Ein Blick auf die offiziellen Zahlen für den Landkreis Dachau zeigt, wie hoch die staatlichen Zuweisungen tatsächlich ausfallen:
Schlüsselzuweisungen und Investitionsbudget für Kommunen im Landkreis Dachau

Allein die Stadt Dachau erhält über 11 Millionen Euro an Schlüsselzuweisungen sowie zusätzlich rund 5,6 Millionen Euro aus dem neuen Investitionsbudget. Der Landkreis Dachau insgesamt kommt auf mehr als 27 Millionen Euro. Das sind große Summen – und trotzdem reicht dieses Geld nicht aus, um die dauerhaften finanziellen Probleme der Kommunen zu lösen.
Denn statt Städte und Gemeinden dauerhaft zu stärken, setzt die Staatsregierung auf Sondertöpfe, Einmalprogramme und wohlklingende Überschriften. Das ist bequem, weil es Handlungsfähigkeit suggeriert. Es ist aber auch billig, weil die strukturellen Defizite weiterbestehen und die Verantwortung nach unten durchgereicht wird.

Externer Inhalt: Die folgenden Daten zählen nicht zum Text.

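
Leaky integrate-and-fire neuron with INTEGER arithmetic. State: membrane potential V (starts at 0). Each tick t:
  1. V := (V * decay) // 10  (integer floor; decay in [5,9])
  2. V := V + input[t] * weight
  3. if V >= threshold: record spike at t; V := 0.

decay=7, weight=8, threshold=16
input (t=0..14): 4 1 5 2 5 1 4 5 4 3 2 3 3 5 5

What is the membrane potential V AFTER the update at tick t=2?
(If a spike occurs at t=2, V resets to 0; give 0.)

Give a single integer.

Answer: 0

Derivation:
t=0: input=4 -> V=0 FIRE
t=1: input=1 -> V=8
t=2: input=5 -> V=0 FIRE
t=3: input=2 -> V=0 FIRE
t=4: input=5 -> V=0 FIRE
t=5: input=1 -> V=8
t=6: input=4 -> V=0 FIRE
t=7: input=5 -> V=0 FIRE
t=8: input=4 -> V=0 FIRE
t=9: input=3 -> V=0 FIRE
t=10: input=2 -> V=0 FIRE
t=11: input=3 -> V=0 FIRE
t=12: input=3 -> V=0 FIRE
t=13: input=5 -> V=0 FIRE
t=14: input=5 -> V=0 FIRE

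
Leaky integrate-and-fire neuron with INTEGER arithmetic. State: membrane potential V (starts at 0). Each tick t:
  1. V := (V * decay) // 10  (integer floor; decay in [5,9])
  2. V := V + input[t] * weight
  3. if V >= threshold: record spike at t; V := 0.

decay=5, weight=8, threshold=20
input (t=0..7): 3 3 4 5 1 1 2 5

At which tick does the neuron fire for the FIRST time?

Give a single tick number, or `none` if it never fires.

Answer: 0

Derivation:
t=0: input=3 -> V=0 FIRE
t=1: input=3 -> V=0 FIRE
t=2: input=4 -> V=0 FIRE
t=3: input=5 -> V=0 FIRE
t=4: input=1 -> V=8
t=5: input=1 -> V=12
t=6: input=2 -> V=0 FIRE
t=7: input=5 -> V=0 FIRE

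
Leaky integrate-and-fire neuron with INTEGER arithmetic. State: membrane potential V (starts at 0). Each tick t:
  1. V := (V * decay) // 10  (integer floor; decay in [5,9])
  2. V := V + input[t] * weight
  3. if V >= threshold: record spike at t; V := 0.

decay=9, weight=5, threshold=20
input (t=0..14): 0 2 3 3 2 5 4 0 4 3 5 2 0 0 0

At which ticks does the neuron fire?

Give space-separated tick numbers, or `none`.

Answer: 2 4 5 6 8 10

Derivation:
t=0: input=0 -> V=0
t=1: input=2 -> V=10
t=2: input=3 -> V=0 FIRE
t=3: input=3 -> V=15
t=4: input=2 -> V=0 FIRE
t=5: input=5 -> V=0 FIRE
t=6: input=4 -> V=0 FIRE
t=7: input=0 -> V=0
t=8: input=4 -> V=0 FIRE
t=9: input=3 -> V=15
t=10: input=5 -> V=0 FIRE
t=11: input=2 -> V=10
t=12: input=0 -> V=9
t=13: input=0 -> V=8
t=14: input=0 -> V=7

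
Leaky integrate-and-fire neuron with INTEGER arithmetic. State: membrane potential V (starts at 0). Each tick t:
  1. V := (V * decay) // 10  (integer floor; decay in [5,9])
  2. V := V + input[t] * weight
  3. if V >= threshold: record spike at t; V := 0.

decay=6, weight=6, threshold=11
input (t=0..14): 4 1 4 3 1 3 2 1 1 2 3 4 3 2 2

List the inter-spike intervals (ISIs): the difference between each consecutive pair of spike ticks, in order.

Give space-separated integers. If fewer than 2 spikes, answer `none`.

t=0: input=4 -> V=0 FIRE
t=1: input=1 -> V=6
t=2: input=4 -> V=0 FIRE
t=3: input=3 -> V=0 FIRE
t=4: input=1 -> V=6
t=5: input=3 -> V=0 FIRE
t=6: input=2 -> V=0 FIRE
t=7: input=1 -> V=6
t=8: input=1 -> V=9
t=9: input=2 -> V=0 FIRE
t=10: input=3 -> V=0 FIRE
t=11: input=4 -> V=0 FIRE
t=12: input=3 -> V=0 FIRE
t=13: input=2 -> V=0 FIRE
t=14: input=2 -> V=0 FIRE

Answer: 2 1 2 1 3 1 1 1 1 1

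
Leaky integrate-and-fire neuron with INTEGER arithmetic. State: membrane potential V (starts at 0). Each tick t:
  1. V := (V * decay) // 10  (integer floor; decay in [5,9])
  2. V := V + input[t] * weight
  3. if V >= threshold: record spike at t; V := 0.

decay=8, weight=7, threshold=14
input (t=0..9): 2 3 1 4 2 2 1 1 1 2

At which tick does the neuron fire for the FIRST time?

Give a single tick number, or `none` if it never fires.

t=0: input=2 -> V=0 FIRE
t=1: input=3 -> V=0 FIRE
t=2: input=1 -> V=7
t=3: input=4 -> V=0 FIRE
t=4: input=2 -> V=0 FIRE
t=5: input=2 -> V=0 FIRE
t=6: input=1 -> V=7
t=7: input=1 -> V=12
t=8: input=1 -> V=0 FIRE
t=9: input=2 -> V=0 FIRE

Answer: 0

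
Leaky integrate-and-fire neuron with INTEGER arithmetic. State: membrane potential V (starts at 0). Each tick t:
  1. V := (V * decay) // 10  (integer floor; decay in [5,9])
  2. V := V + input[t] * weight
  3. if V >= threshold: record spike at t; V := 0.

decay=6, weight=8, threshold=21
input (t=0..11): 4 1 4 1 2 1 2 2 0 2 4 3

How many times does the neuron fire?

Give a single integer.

Answer: 6

Derivation:
t=0: input=4 -> V=0 FIRE
t=1: input=1 -> V=8
t=2: input=4 -> V=0 FIRE
t=3: input=1 -> V=8
t=4: input=2 -> V=20
t=5: input=1 -> V=20
t=6: input=2 -> V=0 FIRE
t=7: input=2 -> V=16
t=8: input=0 -> V=9
t=9: input=2 -> V=0 FIRE
t=10: input=4 -> V=0 FIRE
t=11: input=3 -> V=0 FIRE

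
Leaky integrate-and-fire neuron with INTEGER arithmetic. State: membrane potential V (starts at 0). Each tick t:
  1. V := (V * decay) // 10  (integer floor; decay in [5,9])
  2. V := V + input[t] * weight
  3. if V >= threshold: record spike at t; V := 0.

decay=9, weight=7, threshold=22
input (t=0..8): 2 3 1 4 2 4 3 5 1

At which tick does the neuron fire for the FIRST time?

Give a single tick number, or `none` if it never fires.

Answer: 1

Derivation:
t=0: input=2 -> V=14
t=1: input=3 -> V=0 FIRE
t=2: input=1 -> V=7
t=3: input=4 -> V=0 FIRE
t=4: input=2 -> V=14
t=5: input=4 -> V=0 FIRE
t=6: input=3 -> V=21
t=7: input=5 -> V=0 FIRE
t=8: input=1 -> V=7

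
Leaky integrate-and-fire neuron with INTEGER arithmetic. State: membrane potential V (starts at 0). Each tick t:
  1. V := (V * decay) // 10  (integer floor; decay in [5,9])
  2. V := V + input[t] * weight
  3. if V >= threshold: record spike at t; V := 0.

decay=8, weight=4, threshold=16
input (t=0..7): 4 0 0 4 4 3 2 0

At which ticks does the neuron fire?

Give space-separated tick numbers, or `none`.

Answer: 0 3 4 6

Derivation:
t=0: input=4 -> V=0 FIRE
t=1: input=0 -> V=0
t=2: input=0 -> V=0
t=3: input=4 -> V=0 FIRE
t=4: input=4 -> V=0 FIRE
t=5: input=3 -> V=12
t=6: input=2 -> V=0 FIRE
t=7: input=0 -> V=0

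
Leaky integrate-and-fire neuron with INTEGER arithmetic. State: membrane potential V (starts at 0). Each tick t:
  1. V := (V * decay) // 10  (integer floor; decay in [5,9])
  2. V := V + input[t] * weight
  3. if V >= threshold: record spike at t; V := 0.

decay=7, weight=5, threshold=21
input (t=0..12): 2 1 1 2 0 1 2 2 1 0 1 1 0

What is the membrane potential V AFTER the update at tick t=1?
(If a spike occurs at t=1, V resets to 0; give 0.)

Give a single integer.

Answer: 12

Derivation:
t=0: input=2 -> V=10
t=1: input=1 -> V=12
t=2: input=1 -> V=13
t=3: input=2 -> V=19
t=4: input=0 -> V=13
t=5: input=1 -> V=14
t=6: input=2 -> V=19
t=7: input=2 -> V=0 FIRE
t=8: input=1 -> V=5
t=9: input=0 -> V=3
t=10: input=1 -> V=7
t=11: input=1 -> V=9
t=12: input=0 -> V=6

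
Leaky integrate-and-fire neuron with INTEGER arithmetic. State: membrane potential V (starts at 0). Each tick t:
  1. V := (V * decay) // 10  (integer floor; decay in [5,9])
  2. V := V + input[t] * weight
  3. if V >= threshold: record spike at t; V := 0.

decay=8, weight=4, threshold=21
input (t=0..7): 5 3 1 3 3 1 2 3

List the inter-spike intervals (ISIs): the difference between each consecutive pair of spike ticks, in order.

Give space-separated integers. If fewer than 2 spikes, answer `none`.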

Besonders deutlich zeigt sich das bei der Kinderbetreuung. Allein in der Stadt Dachau entsteht hier ein jährliches Defizit von rund 17 Millionen Euro. Dieses Loch ist kein Zeichen schlechter kommunaler Planung, sondern die direkte Folge einer Landespolitik, die Aufgaben und Standards vorgibt, ohne sie vollständig zu finanzieren.
Das Konnexitätsprinzip – „wer bestellt, bezahlt“ – wird von der Staatsregierung gerne zitiert, aber zu oft ignoriert, wenn es ernst wird. Die Rechnung zahlen die Kommunen: mit Kürzungen bei Kultur, Musik, Radwegen, Vereinen und anderen freiwilligen Leistungen, die für das gesellschaftliche Leben vor Ort unverzichtbar sind.

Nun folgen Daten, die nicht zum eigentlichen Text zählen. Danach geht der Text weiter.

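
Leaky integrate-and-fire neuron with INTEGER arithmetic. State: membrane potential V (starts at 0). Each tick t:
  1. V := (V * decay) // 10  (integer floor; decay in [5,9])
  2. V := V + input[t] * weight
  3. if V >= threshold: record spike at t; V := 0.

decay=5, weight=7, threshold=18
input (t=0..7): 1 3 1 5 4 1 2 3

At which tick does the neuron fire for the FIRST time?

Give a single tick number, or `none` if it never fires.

t=0: input=1 -> V=7
t=1: input=3 -> V=0 FIRE
t=2: input=1 -> V=7
t=3: input=5 -> V=0 FIRE
t=4: input=4 -> V=0 FIRE
t=5: input=1 -> V=7
t=6: input=2 -> V=17
t=7: input=3 -> V=0 FIRE

Answer: 1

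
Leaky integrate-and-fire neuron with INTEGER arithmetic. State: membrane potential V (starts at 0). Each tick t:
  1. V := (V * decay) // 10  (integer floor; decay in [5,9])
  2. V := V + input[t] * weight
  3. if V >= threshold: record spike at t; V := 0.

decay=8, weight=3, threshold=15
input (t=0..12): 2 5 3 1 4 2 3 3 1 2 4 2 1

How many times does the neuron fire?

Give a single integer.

Answer: 4

Derivation:
t=0: input=2 -> V=6
t=1: input=5 -> V=0 FIRE
t=2: input=3 -> V=9
t=3: input=1 -> V=10
t=4: input=4 -> V=0 FIRE
t=5: input=2 -> V=6
t=6: input=3 -> V=13
t=7: input=3 -> V=0 FIRE
t=8: input=1 -> V=3
t=9: input=2 -> V=8
t=10: input=4 -> V=0 FIRE
t=11: input=2 -> V=6
t=12: input=1 -> V=7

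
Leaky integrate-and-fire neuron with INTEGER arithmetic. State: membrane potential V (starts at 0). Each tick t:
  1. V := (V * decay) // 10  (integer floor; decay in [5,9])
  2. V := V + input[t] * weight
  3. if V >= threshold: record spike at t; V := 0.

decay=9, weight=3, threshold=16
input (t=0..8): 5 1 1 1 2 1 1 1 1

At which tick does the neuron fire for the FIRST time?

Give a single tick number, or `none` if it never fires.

Answer: 1

Derivation:
t=0: input=5 -> V=15
t=1: input=1 -> V=0 FIRE
t=2: input=1 -> V=3
t=3: input=1 -> V=5
t=4: input=2 -> V=10
t=5: input=1 -> V=12
t=6: input=1 -> V=13
t=7: input=1 -> V=14
t=8: input=1 -> V=15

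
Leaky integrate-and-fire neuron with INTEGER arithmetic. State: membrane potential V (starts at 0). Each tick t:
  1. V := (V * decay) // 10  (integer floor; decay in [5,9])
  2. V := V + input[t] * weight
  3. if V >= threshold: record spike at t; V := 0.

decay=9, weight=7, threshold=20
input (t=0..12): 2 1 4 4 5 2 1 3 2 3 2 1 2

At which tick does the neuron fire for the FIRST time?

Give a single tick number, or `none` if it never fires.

Answer: 2

Derivation:
t=0: input=2 -> V=14
t=1: input=1 -> V=19
t=2: input=4 -> V=0 FIRE
t=3: input=4 -> V=0 FIRE
t=4: input=5 -> V=0 FIRE
t=5: input=2 -> V=14
t=6: input=1 -> V=19
t=7: input=3 -> V=0 FIRE
t=8: input=2 -> V=14
t=9: input=3 -> V=0 FIRE
t=10: input=2 -> V=14
t=11: input=1 -> V=19
t=12: input=2 -> V=0 FIRE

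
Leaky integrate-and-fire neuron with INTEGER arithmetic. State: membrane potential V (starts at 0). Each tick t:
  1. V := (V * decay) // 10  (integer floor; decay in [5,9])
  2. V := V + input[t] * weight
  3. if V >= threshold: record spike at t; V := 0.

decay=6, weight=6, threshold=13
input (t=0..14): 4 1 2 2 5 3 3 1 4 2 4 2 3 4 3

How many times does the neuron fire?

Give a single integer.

Answer: 10

Derivation:
t=0: input=4 -> V=0 FIRE
t=1: input=1 -> V=6
t=2: input=2 -> V=0 FIRE
t=3: input=2 -> V=12
t=4: input=5 -> V=0 FIRE
t=5: input=3 -> V=0 FIRE
t=6: input=3 -> V=0 FIRE
t=7: input=1 -> V=6
t=8: input=4 -> V=0 FIRE
t=9: input=2 -> V=12
t=10: input=4 -> V=0 FIRE
t=11: input=2 -> V=12
t=12: input=3 -> V=0 FIRE
t=13: input=4 -> V=0 FIRE
t=14: input=3 -> V=0 FIRE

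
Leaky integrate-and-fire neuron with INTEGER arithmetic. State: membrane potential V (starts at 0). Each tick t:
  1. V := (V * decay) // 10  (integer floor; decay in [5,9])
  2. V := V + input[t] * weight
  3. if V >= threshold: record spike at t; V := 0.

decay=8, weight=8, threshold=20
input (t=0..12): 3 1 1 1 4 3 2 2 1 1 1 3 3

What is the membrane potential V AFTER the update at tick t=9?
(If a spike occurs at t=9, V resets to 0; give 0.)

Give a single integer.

Answer: 14

Derivation:
t=0: input=3 -> V=0 FIRE
t=1: input=1 -> V=8
t=2: input=1 -> V=14
t=3: input=1 -> V=19
t=4: input=4 -> V=0 FIRE
t=5: input=3 -> V=0 FIRE
t=6: input=2 -> V=16
t=7: input=2 -> V=0 FIRE
t=8: input=1 -> V=8
t=9: input=1 -> V=14
t=10: input=1 -> V=19
t=11: input=3 -> V=0 FIRE
t=12: input=3 -> V=0 FIRE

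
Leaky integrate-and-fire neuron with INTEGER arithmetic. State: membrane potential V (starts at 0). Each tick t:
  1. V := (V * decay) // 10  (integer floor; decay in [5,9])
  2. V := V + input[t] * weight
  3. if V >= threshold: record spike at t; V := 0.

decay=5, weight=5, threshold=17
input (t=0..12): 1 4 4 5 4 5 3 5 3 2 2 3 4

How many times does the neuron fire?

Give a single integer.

t=0: input=1 -> V=5
t=1: input=4 -> V=0 FIRE
t=2: input=4 -> V=0 FIRE
t=3: input=5 -> V=0 FIRE
t=4: input=4 -> V=0 FIRE
t=5: input=5 -> V=0 FIRE
t=6: input=3 -> V=15
t=7: input=5 -> V=0 FIRE
t=8: input=3 -> V=15
t=9: input=2 -> V=0 FIRE
t=10: input=2 -> V=10
t=11: input=3 -> V=0 FIRE
t=12: input=4 -> V=0 FIRE

Answer: 9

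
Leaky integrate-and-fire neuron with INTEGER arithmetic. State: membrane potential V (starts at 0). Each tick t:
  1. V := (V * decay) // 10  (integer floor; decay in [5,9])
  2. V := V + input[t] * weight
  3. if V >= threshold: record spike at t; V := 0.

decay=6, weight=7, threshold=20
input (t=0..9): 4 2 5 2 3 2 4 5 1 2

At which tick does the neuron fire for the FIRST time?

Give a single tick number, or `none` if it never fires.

t=0: input=4 -> V=0 FIRE
t=1: input=2 -> V=14
t=2: input=5 -> V=0 FIRE
t=3: input=2 -> V=14
t=4: input=3 -> V=0 FIRE
t=5: input=2 -> V=14
t=6: input=4 -> V=0 FIRE
t=7: input=5 -> V=0 FIRE
t=8: input=1 -> V=7
t=9: input=2 -> V=18

Answer: 0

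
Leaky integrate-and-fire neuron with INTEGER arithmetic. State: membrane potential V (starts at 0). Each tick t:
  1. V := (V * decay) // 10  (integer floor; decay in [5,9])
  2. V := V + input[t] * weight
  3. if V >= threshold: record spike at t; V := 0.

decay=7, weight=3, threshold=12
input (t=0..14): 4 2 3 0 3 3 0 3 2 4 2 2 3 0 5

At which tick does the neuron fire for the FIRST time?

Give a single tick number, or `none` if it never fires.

t=0: input=4 -> V=0 FIRE
t=1: input=2 -> V=6
t=2: input=3 -> V=0 FIRE
t=3: input=0 -> V=0
t=4: input=3 -> V=9
t=5: input=3 -> V=0 FIRE
t=6: input=0 -> V=0
t=7: input=3 -> V=9
t=8: input=2 -> V=0 FIRE
t=9: input=4 -> V=0 FIRE
t=10: input=2 -> V=6
t=11: input=2 -> V=10
t=12: input=3 -> V=0 FIRE
t=13: input=0 -> V=0
t=14: input=5 -> V=0 FIRE

Answer: 0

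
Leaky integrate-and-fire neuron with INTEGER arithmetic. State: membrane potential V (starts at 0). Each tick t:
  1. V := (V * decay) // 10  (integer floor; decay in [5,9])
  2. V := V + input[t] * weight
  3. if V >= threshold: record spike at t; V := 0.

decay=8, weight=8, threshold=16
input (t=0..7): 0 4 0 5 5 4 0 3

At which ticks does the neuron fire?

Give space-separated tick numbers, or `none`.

t=0: input=0 -> V=0
t=1: input=4 -> V=0 FIRE
t=2: input=0 -> V=0
t=3: input=5 -> V=0 FIRE
t=4: input=5 -> V=0 FIRE
t=5: input=4 -> V=0 FIRE
t=6: input=0 -> V=0
t=7: input=3 -> V=0 FIRE

Answer: 1 3 4 5 7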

Wer Kommunen nur dann entdeckt, wenn neue Fördertöpfe verteilt werden, will keine starken Städte und Gemeinden, sondern abhängige. Dauerhafte Handlungsfähigkeit entsteht nicht durch Almosen, sondern durch eine verlässliche, vollständige Finanzierung der Aufgaben.

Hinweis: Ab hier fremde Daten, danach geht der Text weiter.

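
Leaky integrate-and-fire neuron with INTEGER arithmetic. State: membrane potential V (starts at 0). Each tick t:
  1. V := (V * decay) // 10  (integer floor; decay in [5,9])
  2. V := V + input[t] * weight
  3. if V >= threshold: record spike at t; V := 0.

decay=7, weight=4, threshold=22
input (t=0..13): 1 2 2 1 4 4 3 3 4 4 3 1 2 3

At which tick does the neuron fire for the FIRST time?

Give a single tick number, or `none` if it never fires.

Answer: 4

Derivation:
t=0: input=1 -> V=4
t=1: input=2 -> V=10
t=2: input=2 -> V=15
t=3: input=1 -> V=14
t=4: input=4 -> V=0 FIRE
t=5: input=4 -> V=16
t=6: input=3 -> V=0 FIRE
t=7: input=3 -> V=12
t=8: input=4 -> V=0 FIRE
t=9: input=4 -> V=16
t=10: input=3 -> V=0 FIRE
t=11: input=1 -> V=4
t=12: input=2 -> V=10
t=13: input=3 -> V=19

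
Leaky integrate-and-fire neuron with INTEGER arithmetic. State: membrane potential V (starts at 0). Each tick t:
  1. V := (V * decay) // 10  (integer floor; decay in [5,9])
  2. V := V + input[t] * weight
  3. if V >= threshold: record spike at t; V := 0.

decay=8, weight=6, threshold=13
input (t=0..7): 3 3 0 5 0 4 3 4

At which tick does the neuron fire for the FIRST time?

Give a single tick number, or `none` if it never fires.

Answer: 0

Derivation:
t=0: input=3 -> V=0 FIRE
t=1: input=3 -> V=0 FIRE
t=2: input=0 -> V=0
t=3: input=5 -> V=0 FIRE
t=4: input=0 -> V=0
t=5: input=4 -> V=0 FIRE
t=6: input=3 -> V=0 FIRE
t=7: input=4 -> V=0 FIRE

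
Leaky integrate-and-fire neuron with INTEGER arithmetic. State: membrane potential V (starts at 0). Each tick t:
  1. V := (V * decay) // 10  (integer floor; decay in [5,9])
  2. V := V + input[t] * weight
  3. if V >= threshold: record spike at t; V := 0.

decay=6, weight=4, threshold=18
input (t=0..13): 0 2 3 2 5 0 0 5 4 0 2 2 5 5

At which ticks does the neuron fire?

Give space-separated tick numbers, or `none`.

Answer: 4 7 12 13

Derivation:
t=0: input=0 -> V=0
t=1: input=2 -> V=8
t=2: input=3 -> V=16
t=3: input=2 -> V=17
t=4: input=5 -> V=0 FIRE
t=5: input=0 -> V=0
t=6: input=0 -> V=0
t=7: input=5 -> V=0 FIRE
t=8: input=4 -> V=16
t=9: input=0 -> V=9
t=10: input=2 -> V=13
t=11: input=2 -> V=15
t=12: input=5 -> V=0 FIRE
t=13: input=5 -> V=0 FIRE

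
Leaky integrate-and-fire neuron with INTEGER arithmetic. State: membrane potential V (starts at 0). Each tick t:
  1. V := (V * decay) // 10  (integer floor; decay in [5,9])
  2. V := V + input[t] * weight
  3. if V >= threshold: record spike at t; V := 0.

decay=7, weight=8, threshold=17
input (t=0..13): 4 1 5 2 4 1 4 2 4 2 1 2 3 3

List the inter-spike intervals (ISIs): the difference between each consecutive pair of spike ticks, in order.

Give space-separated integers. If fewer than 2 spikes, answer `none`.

t=0: input=4 -> V=0 FIRE
t=1: input=1 -> V=8
t=2: input=5 -> V=0 FIRE
t=3: input=2 -> V=16
t=4: input=4 -> V=0 FIRE
t=5: input=1 -> V=8
t=6: input=4 -> V=0 FIRE
t=7: input=2 -> V=16
t=8: input=4 -> V=0 FIRE
t=9: input=2 -> V=16
t=10: input=1 -> V=0 FIRE
t=11: input=2 -> V=16
t=12: input=3 -> V=0 FIRE
t=13: input=3 -> V=0 FIRE

Answer: 2 2 2 2 2 2 1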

Wie auch immer. Für den Dachauer Anteil aus dem „Investitionsbudget“ fordern wir einen fairen Diskurs ein, in dem auch zurückgestellte Projekte wie dem Ausbau des Musikheims der Knabenkapelle und die gestrichenen Mittel für die Umsetzung des Radwegekonzepts berücksichtig werden.